I'm thinking it could be one of these things.
Mowing too fast (Speed) I mow in 4th can go to 6
Blade belt possibly starting to stretch and not spinning the blades fast enough. (However I doubt this because I'm not leaving any un cut grass behind at all in any speed)
Deck is too high allowing grass to come out under the left front of the deck?

This seems to have started to happen this season as I don't recall this happening last season at all. Which kind of leans me to the blade belt slipping on the blade pulleys?

Thanks for any help anyone can offer. I really appreciate it. I have other questions about this mower but will hold off until I get some replies on this thread.

Thanks


----------



## jhngardner367 (Apr 5, 2011)

This will happen if the deck is set high,and it could be from a slipping belt, but you sat it's only on the non-chute side,so I'm thinking it is losing"push" because of the high setting Most decks operate by forming a Pressure,and a vacuum,to move the grass clippings out. If the deck is too high,or the lift of the blades is not good enough,it will cut,but leave trails. Check the" bat-ears",on the blades. These are the upturned part at the ends. If they're worn, it can cause it.

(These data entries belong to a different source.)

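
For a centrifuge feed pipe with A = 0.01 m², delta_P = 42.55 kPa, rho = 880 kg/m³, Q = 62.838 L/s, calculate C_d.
Formula: Q = C_d A \sqrt{\frac{2 \Delta P}{\rho}}
Substituting knowns: 62.838 = C_d·0.01·√(2·(42.55·1000)/880)·1000
Solving for C_d: C_d = (62.838/1000)/(0.01·√(2·(42.55·1000)/880)) = 0.639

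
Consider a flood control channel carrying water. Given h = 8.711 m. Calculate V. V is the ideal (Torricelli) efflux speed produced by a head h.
Formula: V = \sqrt{2 g h}
V = √(2·9.81·8.711) = 13.07 m/s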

A deck that isn't leveled will also do it.


----------



## spankey1473 (Jul 12, 2015)

Thank u. I sharpened the blades last week and the ears look good. Come to think of it last year I mowed on the next to high setting and now this year the highest. I bet that's it. 

Next mow I'll try going down to the next setting and see what happens. 
Deck is level, I thought that also and checked it today it's dead center on the bubble.

Thanks again


----------



## jhngardner367 (Apr 5, 2011)

Anytime,....and by the way..Welcome to the forum !


----------